The condition (2.10) is known as $ \textsl{homoskedasticity}$, and it states that all $ u_{i}$ have the same dispersion around their mean, whatever the values of the regressors. The condition (2.11), related to the covariance of the disturbances, is called $ \textsl{non
autocorrelation}$, and it means that knowing the $ i^{th}$ disturbance does not tell us anything about the $ i'^{th}$ disturbance, for $ i\neq i'$. Both hypotheses can be summarized in matrix form through the variance-covariance matrix $ V(u)$:

$\displaystyle V(u)=\textrm{E}[(u-\textrm{E}u)(u-\textrm{E} u)^{\top }]=\textrm{E}(uu^{\top })=\sigma^{2}I_{n}$ (2.12) Assumption 6: The disturbance vector is normally distributed.

This hypothesis, together with (2.9) and (2.12) allows us to summarize the assumptions of the disturbance term as follows:

$\displaystyle u \sim N[0_{n},\sigma^{2}I_{n}]$ (2.13)

From (2.13) we derive that all observations of $ u$ are independent.

We can find some text books (Baltagi (1999), Davidson (2000), Hayashi (2000), Intriligator, Bodkin, and Hsiao (1996), Judge, Carter, Griffiths, Lutkepohl and Lee (1988)) which do not initially include this last assumption in their set of classical hypotheses, but it is included later. This fact can be justified because it is possible to get the estimate of the parameters of the model by the Least Square method, and derive some of their properties, without using the normality assumption.

From (2.13), the joint density function of the $ n$ disturbances is given by:

$\displaystyle f(u)=f(u_{1},u_{2},\ldots,u_{n})=\frac{1}{(2\pi\sigma^{2})^{n/2}}exp\{-\frac{1}{2\sigma^{2}}u^{\top }u\}$ (2.14)

The set of classical assumptions described above allows us to obtain the probability distribution of the endogenous variable ($ y$) as a multivariate normal distribution, with the following moments:

$\displaystyle \textrm{E}(y)=\textrm{E}(X\beta+u)=X\beta+\textrm{E}(u)=X\beta$ (2.15)

$\displaystyle V(y)=\textrm{E}[(y-\textrm{E}y)(y-\textrm{E} y)^{\top }]=\textrm{E}(uu^{\top })=\sigma^{2}I_{n}$ (2.16)

These results imply that, the expectation for every component of $ y$, depends on the corresponding row of $ X$, while all elements have the same variance, and are independent.

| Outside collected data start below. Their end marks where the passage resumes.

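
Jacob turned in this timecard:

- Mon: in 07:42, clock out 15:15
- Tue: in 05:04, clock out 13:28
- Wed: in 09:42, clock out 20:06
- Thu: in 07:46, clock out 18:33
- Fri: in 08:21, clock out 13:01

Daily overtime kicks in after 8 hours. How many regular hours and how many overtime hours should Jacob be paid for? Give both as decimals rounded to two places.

Regular 36.22 hours, overtime 5.58 hours

Mon: 07:42–15:15 = 7 h 33 min
Tue: 05:04–13:28 = 8 h 24 min
Wed: 09:42–20:06 = 10 h 24 min
Thu: 07:46–18:33 = 10 h 47 min
Fri: 08:21–13:01 = 4 h 40 min
Mon reg 7 h 33 min / OT 0 h 0 min; Tue reg 8 h 0 min / OT 0 h 24 min; Wed reg 8 h 0 min / OT 2 h 24 min; Thu reg 8 h 0 min / OT 2 h 47 min; Fri reg 4 h 40 min / OT 0 h 0 min.
Totals: regular 36 h 13 min, overtime 5 h 35 min.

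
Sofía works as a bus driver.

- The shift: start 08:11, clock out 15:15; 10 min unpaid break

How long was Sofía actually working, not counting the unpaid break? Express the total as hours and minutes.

The shift: 08:11–15:15 = 7 h 4 min; less 10 min break → 6 h 54 min

6 h 54 min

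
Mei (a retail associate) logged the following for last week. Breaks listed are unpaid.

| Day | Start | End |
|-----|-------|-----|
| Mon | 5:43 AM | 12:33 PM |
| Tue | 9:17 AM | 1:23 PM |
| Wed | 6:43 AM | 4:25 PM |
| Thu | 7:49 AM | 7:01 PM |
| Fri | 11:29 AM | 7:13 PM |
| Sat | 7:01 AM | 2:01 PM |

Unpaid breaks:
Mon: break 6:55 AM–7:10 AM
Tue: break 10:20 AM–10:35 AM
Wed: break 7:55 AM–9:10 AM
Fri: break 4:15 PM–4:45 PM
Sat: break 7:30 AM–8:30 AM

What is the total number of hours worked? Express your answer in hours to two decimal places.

Mon: 5:43 AM–12:33 PM = 6 h 50 min; less 15 min break → 6 h 35 min
Tue: 9:17 AM–1:23 PM = 4 h 6 min; less 15 min break → 3 h 51 min
Wed: 6:43 AM–4:25 PM = 9 h 42 min; less 75 min break → 8 h 27 min
Thu: 7:49 AM–7:01 PM = 11 h 12 min
Fri: 11:29 AM–7:13 PM = 7 h 44 min; less 30 min break → 7 h 14 min
Sat: 7:01 AM–2:01 PM = 7 h 0 min; less 60 min break → 6 h 0 min
Total: 6 h 35 min + 3 h 51 min + 8 h 27 min + 11 h 12 min + 7 h 14 min + 6 h 0 min = 43 h 19 min.

43.32 hours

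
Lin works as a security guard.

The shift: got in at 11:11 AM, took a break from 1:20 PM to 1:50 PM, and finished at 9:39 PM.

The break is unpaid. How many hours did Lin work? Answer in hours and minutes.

The shift: 11:11 AM–9:39 PM = 10 h 28 min; less 30 min break → 9 h 58 min

9 h 58 min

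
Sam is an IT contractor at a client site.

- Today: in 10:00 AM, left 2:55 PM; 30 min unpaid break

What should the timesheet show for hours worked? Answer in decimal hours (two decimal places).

Today: 10:00 AM–2:55 PM = 4 h 55 min; less 30 min break → 4 h 25 min

4.42 hours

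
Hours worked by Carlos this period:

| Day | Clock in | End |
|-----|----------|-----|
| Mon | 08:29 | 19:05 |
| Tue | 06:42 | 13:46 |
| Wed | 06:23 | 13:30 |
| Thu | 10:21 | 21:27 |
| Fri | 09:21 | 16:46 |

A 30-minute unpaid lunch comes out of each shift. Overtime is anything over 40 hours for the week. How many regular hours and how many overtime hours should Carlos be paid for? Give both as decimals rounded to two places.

Regular 40.00 hours, overtime 0.80 hours

Mon: 08:29–19:05 = 10 h 36 min; less 30 min break → 10 h 6 min
Tue: 06:42–13:46 = 7 h 4 min; less 30 min break → 6 h 34 min
Wed: 06:23–13:30 = 7 h 7 min; less 30 min break → 6 h 37 min
Thu: 10:21–21:27 = 11 h 6 min; less 30 min break → 10 h 36 min
Fri: 09:21–16:46 = 7 h 25 min; less 30 min break → 6 h 55 min
Total worked: 40 h 48 min = 40.80 h.
Threshold 40 h → overtime 0 h 48 min, regular 40 h 0 min.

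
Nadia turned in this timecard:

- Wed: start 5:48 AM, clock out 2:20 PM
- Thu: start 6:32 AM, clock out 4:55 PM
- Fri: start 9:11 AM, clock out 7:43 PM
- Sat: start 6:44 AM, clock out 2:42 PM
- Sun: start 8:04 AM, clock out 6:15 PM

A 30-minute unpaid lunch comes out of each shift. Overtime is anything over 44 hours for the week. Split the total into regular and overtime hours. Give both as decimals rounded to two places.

Regular 44.00 hours, overtime 1.10 hours

Wed: 5:48 AM–2:20 PM = 8 h 32 min; less 30 min break → 8 h 2 min
Thu: 6:32 AM–4:55 PM = 10 h 23 min; less 30 min break → 9 h 53 min
Fri: 9:11 AM–7:43 PM = 10 h 32 min; less 30 min break → 10 h 2 min
Sat: 6:44 AM–2:42 PM = 7 h 58 min; less 30 min break → 7 h 28 min
Sun: 8:04 AM–6:15 PM = 10 h 11 min; less 30 min break → 9 h 41 min
Total worked: 45 h 6 min = 45.10 h.
Threshold 44 h → overtime 1 h 6 min, regular 44 h 0 min.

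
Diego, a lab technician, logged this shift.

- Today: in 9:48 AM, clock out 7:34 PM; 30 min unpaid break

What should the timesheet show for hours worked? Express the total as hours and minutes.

Today: 9:48 AM–7:34 PM = 9 h 46 min; less 30 min break → 9 h 16 min

9 h 16 min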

Obviously, we can not assure that the set of classical assumptions that we have previously described are always maintained. In practice, there are many situations for which the theoretical model which establishes the relationship among the set variables does not satisfy the classical hypotheses mentioned above. A later section of this chapter and the following chapters of this book study the consequences when some of the "ideal conditions" fails, and describe how to proceed in this case. Specifically, at the end of this chapter we deal with the non stability of the coefficient vector $ \beta $.